Spesso quando sappiamo che una persona soffre d’ansia tentiamo in tutti i modi placare la sia agitazione spronando la persona stessa a mantenere la calma respirando o lasciando perdere quello che la preoccupa. Pur facendo questo in buona fede, tale tipo di comportamento è in realtà controproducente dato che innesca un circolo vizioso in cui la persona, “mandando giù” la sua preoccupazione, non fa altro che insabbiare i pensieri che le occupano la mente, mettendo a covare le sue preoccupazioni che probabilmente torneranno in forma ancora più evidente.
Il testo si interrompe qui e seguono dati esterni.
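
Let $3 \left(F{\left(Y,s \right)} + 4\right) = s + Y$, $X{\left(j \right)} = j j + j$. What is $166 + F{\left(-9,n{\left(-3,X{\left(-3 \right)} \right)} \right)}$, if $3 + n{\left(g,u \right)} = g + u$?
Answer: $159$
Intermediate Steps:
$X{\left(j \right)} = j + j^{2}$ ($X{\left(j \right)} = j^{2} + j = j + j^{2}$)
$n{\left(g,u \right)} = -3 + g + u$ ($n{\left(g,u \right)} = -3 + \left(g + u\right) = -3 + g + u$)
$F{\left(Y,s \right)} = -4 + \frac{Y}{3} + \frac{s}{3}$ ($F{\left(Y,s \right)} = -4 + \frac{s + Y}{3} = -4 + \frac{Y + s}{3} = -4 + \left(\frac{Y}{3} + \frac{s}{3}\right) = -4 + \frac{Y}{3} + \frac{s}{3}$)
$166 + F{\left(-9,n{\left(-3,X{\left(-3 \right)} \right)} \right)} = 166 + \left(-4 + \frac{1}{3} \left(-9\right) + \frac{-3 - 3 - 3 \left(1 - 3\right)}{3}\right) = 166 - \left(7 - \frac{-3 - 3 - -6}{3}\right) = 166 - \left(7 - \frac{-3 - 3 + 6}{3}\right) = 166 - 7 = 159$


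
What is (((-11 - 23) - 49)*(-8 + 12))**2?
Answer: 110224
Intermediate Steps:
(((-11 - 23) - 49)*(-8 + 12))**2 = ((-34 - 49)*4)**2 = (-83*4)**2 = (-332)**2 = 110224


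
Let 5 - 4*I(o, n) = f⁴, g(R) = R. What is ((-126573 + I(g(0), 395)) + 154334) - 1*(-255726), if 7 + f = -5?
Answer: 1113217/4 ≈ 2.7830e+5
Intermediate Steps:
f = -12 (f = -7 - 5 = -12)
I(o, n) = -20731/4 (I(o, n) = 5/4 - ¼*(-12)⁴ = 5/4 - ¼*20736 = 5/4 - 5184 = -20731/4)
((-126573 + I(g(0), 395)) + 154334) - 1*(-255726) = ((-126573 - 20731/4) + 154334) - 1*(-255726) = (-527023/4 + 154334) + 255726 = 90313/4 + 255726 = 1113217/4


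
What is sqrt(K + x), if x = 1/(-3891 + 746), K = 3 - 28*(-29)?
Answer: sqrt(8061182230)/3145 ≈ 28.548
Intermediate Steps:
K = 815 (K = 3 + 812 = 815)
x = -1/3145 (x = 1/(-3145) = -1/3145 ≈ -0.00031797)
sqrt(K + x) = sqrt(815 - 1/3145) = sqrt(2563174/3145) = sqrt(8061182230)/3145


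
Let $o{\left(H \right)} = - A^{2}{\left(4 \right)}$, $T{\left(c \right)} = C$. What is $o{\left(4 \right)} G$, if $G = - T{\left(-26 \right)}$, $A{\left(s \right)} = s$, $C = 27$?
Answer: $432$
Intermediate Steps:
$T{\left(c \right)} = 27$
$o{\left(H \right)} = -16$ ($o{\left(H \right)} = - 4^{2} = \left(-1\right) 16 = -16$)
$G = -27$ ($G = \left(-1\right) 27 = -27$)
$o{\left(4 \right)} G = \left(-16\right) \left(-27\right) = 432$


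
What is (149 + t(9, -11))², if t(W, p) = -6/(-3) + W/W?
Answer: 23104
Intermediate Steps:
t(W, p) = 3 (t(W, p) = -6*(-⅓) + 1 = 2 + 1 = 3)
(149 + t(9, -11))² = (149 + 3)² = 152² = 23104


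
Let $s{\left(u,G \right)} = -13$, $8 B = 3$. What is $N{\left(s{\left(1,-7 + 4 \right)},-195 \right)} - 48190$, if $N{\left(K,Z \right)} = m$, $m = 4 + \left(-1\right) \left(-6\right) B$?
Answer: $- \frac{192735}{4} \approx -48184.0$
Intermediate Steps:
$B = \frac{3}{8}$ ($B = \frac{1}{8} \cdot 3 = \frac{3}{8} \approx 0.375$)
$m = \frac{25}{4}$ ($m = 4 + \left(-1\right) \left(-6\right) \frac{3}{8} = 4 + 6 \cdot \frac{3}{8} = 4 + \frac{9}{4} = \frac{25}{4} \approx 6.25$)
$N{\left(K,Z \right)} = \frac{25}{4}$
$N{\left(s{\left(1,-7 + 4 \right)},-195 \right)} - 48190 = \frac{25}{4} - 48190 = - \frac{192735}{4}$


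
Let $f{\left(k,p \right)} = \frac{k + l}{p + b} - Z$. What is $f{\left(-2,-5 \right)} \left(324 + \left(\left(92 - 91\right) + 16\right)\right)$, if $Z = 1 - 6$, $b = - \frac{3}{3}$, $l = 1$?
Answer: $\frac{10571}{6} \approx 1761.8$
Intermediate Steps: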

Dobbiamo immaginare questo tipo di situazioni come una pentola a pressione: essa permette un ottimo risultato nel momento in cui ci assicuriamo di sollevare la valvola di sfiato, ma nel momento in cui non ci accertiamo che la pressione interna possa uscire poco alla volta tramite lo sfogo, rischiamo che avvenga un’esplosione deleteria. Quello che possiamo quindi fare per chi amiamo e vediamo spesso agitato, o per noi stessi nei momenti in cui sentiamo l’ansia salire è proprio assicurarci di abbassare la pressione interna tramite uno spazio di sfogo. Spesso questo può essere rappresentato da un hobby, uno sport o una distrazione, ma in questi casi si rischia di “accumulare polvere sotto il tappeto”, può servire certo, ma per rendere veramente risolutiva la situazione d’ansia è necessario andare oltre l’apparenza, risignificando l’intera propria storia e il proprio modo di funzionare davanti agli eventi. La storia di Lisa ne è l’esempio:
LA STORIA DI LISA: Liberare la mente per liberare il corpo dall’ansia
Conosco Lisa nel pieno dell’inverno 2021 e il suo benessere è arido come la stagione che sta vivendo. Si auto descrive subito come una persona ipocondriaca (in ansia per i sintomi fisici), spaventata da tutti gli acciacchi che sente ovunque nel suo corpo. Lamenta dolore cervicale, perdita dei capelli, fitte toraciche, ma più di tutto le pesa l’assenza d’aria che percepisce in alcuni momenti durante il lavoro, sensazione che la fa piangere immediatamente mentre me lo racconta. Lisa ha 31 anni, vive con il fidanzato davanti la casa dei genitori e al ristorante dove lavora, attività gestita dalla sua famiglia da ben tre generazioni. Lisa tiene molto al ristornante e a quello che significa per la sua famiglia, ma le pesano molto le continue tensioni con il padre. Lo descrive come un uomo autoritario anche se fragile dopo la malattia che l’ha colpito. Si arrabbia spesso e Lisa non riesce a far valere la sua parola. Ingoia insulti e richieste continue senza mai prendersi una pausa dal lavoro. “Le ferie non mi ricordo cosa siano, il giorno libero nemmeno perchè dopo la chiusura per la pandemia dobbiamo recuperare tutto”, mi racconta. Al pensiero di ribellarsi e cambiare lavoro si sente una traditrice, anche il padre a sua volta aveva rinunciato ai suoi sogni per proseguire l’attività di famiglia. Come può lei ora mandare in fumo tutti quei sacrifici? In nome della famiglia deve resistere e sopportare. Lisa è come se fosse in gabbia e il suo corpo prova a liberare il dolore tramite tutti i segnali che le manda. Impegnandosi a rileggere tutta la storia della famiglia, Lisa ha capito l’importanza di spezzare il circolo di sacrifici, per liberare sé stessa e le future generazioni da un lavoro che non soddisfa più. Lisa ha compreso che il bene della famiglia va oltre l’occupazione e che impegnarsi in ambiti diversi può rigenerare anche la relazione con chi si ama. Quando terminiamo il percorso, Lisa ha cambiato lavoro, ripreso una routine sana fatta di pause e weekend a casa. Il rapporto con il padre è migliorato e i suoi sintomi sono spariti. Lisa finalmente respirando, sorride.